Недавно некоторые историки литературы отказались от определения романтизма как школы, ориентированной на чувства, и безуспешно попытались определить его заново. Нужно было бы определить романтизм как школу, ориентированную на волевой акт; в терминах этой характеристики можно проследить и понять историю романтической литературы.
Неназванные правила романтизма предъявляли настолько высокие требования, что, несмотря на обилие романтиков во время господства этой школы, лишь очень немногие достигли последовательности и высочайшего уровня. Среди романистов это удалось Виктору Гюго и Достоевскому, а из отдельных книг (авторы которых не всегда были последовательны) я назвала бы «Камо грядеши» Сенкевича и «Алую букву» Натаниеля Готорна. Величайшие из драматургов — Фридрих Шиллер и Эдмон Ростан.
Отличительное свойство такого высочайшего уровня (помимо литературного дарования) — полная преданность предпосылке волевого акта в обеих основных областях: в сознании и в бытии, в характере человека и действии. Ничуть не разделяя одно и другое, блистательно изобретая сюжетные структуры, писатели эти чрезвычайно озабочены душой человека (то есть его сознанием). Они — моралисты в самом глубоком смысле слова; их заботят не просто ценности, но ценности моральные и влияние их на формирование человека. Персонажи неправдоподобны, это, в сущности, абстрактные (и не всегда удачные, как мы покажем ниже) проекции. В самих историях невозможно найти действие ради действия, не связанное с моральными ценностями.
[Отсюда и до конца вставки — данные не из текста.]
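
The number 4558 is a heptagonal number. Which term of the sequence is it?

Set n(5n−3)/2 = 4558, giving 5n² − 3n − 9116 = 0.
The discriminant is 9 + 40·4558 = 182329, and √182329 = 427.
So n = (3 + 427) / 10 = 430/10 = 43.
Check: 43·(5·43 − 3)/2 = 4558. ✓

43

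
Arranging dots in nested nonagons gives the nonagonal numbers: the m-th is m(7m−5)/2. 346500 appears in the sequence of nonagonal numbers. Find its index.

Set n(7n−5)/2 = 346500, giving 7n² − 5n − 693000 = 0.
The discriminant is 25 + 56·346500 = 19404025, and √19404025 = 4405.
So n = (5 + 4405) / 14 = 4410/14 = 315.
Check: 315·(7·315 − 5)/2 = 346500. ✓

315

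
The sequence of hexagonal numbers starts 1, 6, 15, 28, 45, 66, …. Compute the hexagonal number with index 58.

6670

The 58th hexagonal number is n(2n−1) with n = 58.
58·(2·58 − 1) = 58·115 = 6670.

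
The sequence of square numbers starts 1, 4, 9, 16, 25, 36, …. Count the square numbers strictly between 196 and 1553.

The n-th square number is n².
Smallest index with value > 196: n = 15 (giving 225).
Largest index with value < 1553: n = 39 (giving 1521).
Indices 15 through 39: 25 terms.

25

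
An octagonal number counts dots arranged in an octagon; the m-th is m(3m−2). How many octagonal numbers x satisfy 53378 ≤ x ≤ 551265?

The n-th octagonal number is n(3n−2).
Smallest index with value ≥ 53378: n = 134 (giving 53600).
Largest index with value ≤ 551265: n = 429 (giving 551265).
Indices 134 through 429: 296 terms.

296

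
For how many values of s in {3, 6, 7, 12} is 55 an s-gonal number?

2

s = 3: P(3, 10) = 55. ✓
s = 6: P(6, 5) = 45 and P(6, 6) = 66; 55 is not s-gonal.
s = 7: P(7, 5) = 55. ✓
s = 12: P(12, 3) = 33 and P(12, 4) = 64; 55 is not s-gonal.
Hits: s ∈ {3, 7} → 2.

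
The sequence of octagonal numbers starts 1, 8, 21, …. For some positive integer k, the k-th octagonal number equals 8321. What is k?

Set n(3n−2) = 8321, giving 3n² − 2n − 8321 = 0.
The discriminant is 4 + 12·8321 = 99856, and √99856 = 316.
So n = (2 + 316) / 6 = 318/6 = 53.
Check: 53·(3·53 − 2) = 8321. ✓

53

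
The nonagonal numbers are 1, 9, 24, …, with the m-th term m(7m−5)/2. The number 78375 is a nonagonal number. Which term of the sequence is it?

Set n(7n−5)/2 = 78375, giving 7n² − 5n − 156750 = 0.
The discriminant is 25 + 56·78375 = 4389025, and √4389025 = 2095.
So n = (5 + 2095) / 14 = 2100/14 = 150.

150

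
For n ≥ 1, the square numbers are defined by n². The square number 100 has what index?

10

We need n² = 100, so n = √100 = 10.
Check: 10² = 100. ✓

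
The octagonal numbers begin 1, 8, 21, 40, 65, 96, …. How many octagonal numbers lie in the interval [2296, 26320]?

67

The n-th octagonal number is n(3n−2).
Smallest index with value ≥ 2296: n = 28 (giving 2296).
Largest index with value ≤ 26320: n = 94 (giving 26320).
Indices 28 through 94: 67 terms.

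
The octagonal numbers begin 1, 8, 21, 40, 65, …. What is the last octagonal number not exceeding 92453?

Solve n(3n−2) ≤ 92453 for integer n.
n = 175 gives 91525 ≤ 92453, while n = 176 gives 92576 > 92453; so the answer is 91525.

91525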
Сюжет формируется, определяется и мотивируется ценностями персонажа (или его изменой им), борьбой в стремлении к ним и глубокими ценностными конфликтами. Темы здесь — основные, вневременные, всеобщие вопросы человеческого существования. Только великие романтики последовательно создавали литературу редчайшего свойства, где совершенно слиты тема и сюжет, и достигали этого они с необычайной виртуозностью.
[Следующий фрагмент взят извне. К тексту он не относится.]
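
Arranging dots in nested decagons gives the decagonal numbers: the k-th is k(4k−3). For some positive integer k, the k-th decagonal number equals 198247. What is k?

223

Set n(4n−3) = 198247, giving 4n² − 3n − 198247 = 0.
The discriminant is 9 + 16·198247 = 3171961, and √3171961 = 1781.
So n = (3 + 1781) / 8 = 1784/8 = 223.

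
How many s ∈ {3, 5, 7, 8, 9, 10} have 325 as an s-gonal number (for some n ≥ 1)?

s = 3: P(3, 25) = 325. ✓
s = 5: P(5, 14) = 287 and P(5, 15) = 330; 325 is not s-gonal.
s = 7: P(7, 11) = 286 and P(7, 12) = 342; 325 is not s-gonal.
s = 8: P(8, 10) = 280 and P(8, 11) = 341; 325 is not s-gonal.
s = 9: P(9, 10) = 325. ✓
s = 10: P(10, 9) = 297 and P(10, 10) = 370; 325 is not s-gonal.
Hits: s ∈ {3, 9} → 2.

2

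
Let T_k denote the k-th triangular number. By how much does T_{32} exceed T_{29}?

32·33/2 = 528 and 29·30/2 = 435.
Difference: 528 − 435 = 93.

93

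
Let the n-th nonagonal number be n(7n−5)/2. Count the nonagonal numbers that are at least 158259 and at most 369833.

113

The n-th nonagonal number is n(7n−5)/2.
Smallest index with value ≥ 158259: n = 213 (giving 158259).
Largest index with value ≤ 369833: n = 325 (giving 368875).
Indices 213 through 325: 113 terms.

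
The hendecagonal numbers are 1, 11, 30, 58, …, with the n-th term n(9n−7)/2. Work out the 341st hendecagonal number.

522071

The 341st hendecagonal number is n(9n−7)/2 with n = 341.
341·(9·341 − 7)/2 = 341·3062/2 = 341·1531 = 522071.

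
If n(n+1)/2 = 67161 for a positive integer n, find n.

366

Set n(n+1)/2 = 67161, giving n² + n − 134322 = 0.
The discriminant is 1 + 8·67161 = 537289, and √537289 = 733.
So n = (-1 + 733) / 2 = 732/2 = 366.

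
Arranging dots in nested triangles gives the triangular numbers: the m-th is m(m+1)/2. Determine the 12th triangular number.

78

The 12th triangular number is n(n+1)/2 with n = 12.
12·13/2 = 156/2 = 78.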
Если философская значимость — критерий того, что нужно принимать всерьез, то это самые серьезные писатели в мировой литературе.
Романтики второго уровня (писатели значительных достоинств, но меньшего масштаба) указывают, как и почему романтизм придет в упадок. Этот уровень представляют Вальтер Скотт и Александр Дюма. Отличительная их черта — то, что они подчеркивают действие без духовных целей или значительных моральных ценностей. У их историй хорошо выстроенный, образный, захватывающий сюжет, но ценности, к которым стремятся их персонажи, ценности, мотивирующие поступки этих персонажей, примитивны, поверхностны, подчеркнуто далеки от философии. Это верность королю, возвращение утраченного наследства, личная месть и тому подобное. Конфликты и сюжетные линии по большей части внешние. Персонажи — абстракции, а не портреты, но абстрагируют они широко обобщенные добродетели или пороки, и построение образов здесь минимально. Со временем они становятся собственными писательскими штампами типа «храбрый рыцарь», «благородная дама», «злодей-придворный», так что их не измышляют и не списывают с натуры, но выбирают из готового набора шаблонных романтических персонажей. Отсутствие метафизического значения (кроме подтверждения волевого акта, имплицитно содержащегося в сюжетной структуре) очевидно из того, что у этих романов есть сюжет, но нет абстрактных тем. Темой служит центральный конфликт, обычно в виде реального или вымышленного исторического события.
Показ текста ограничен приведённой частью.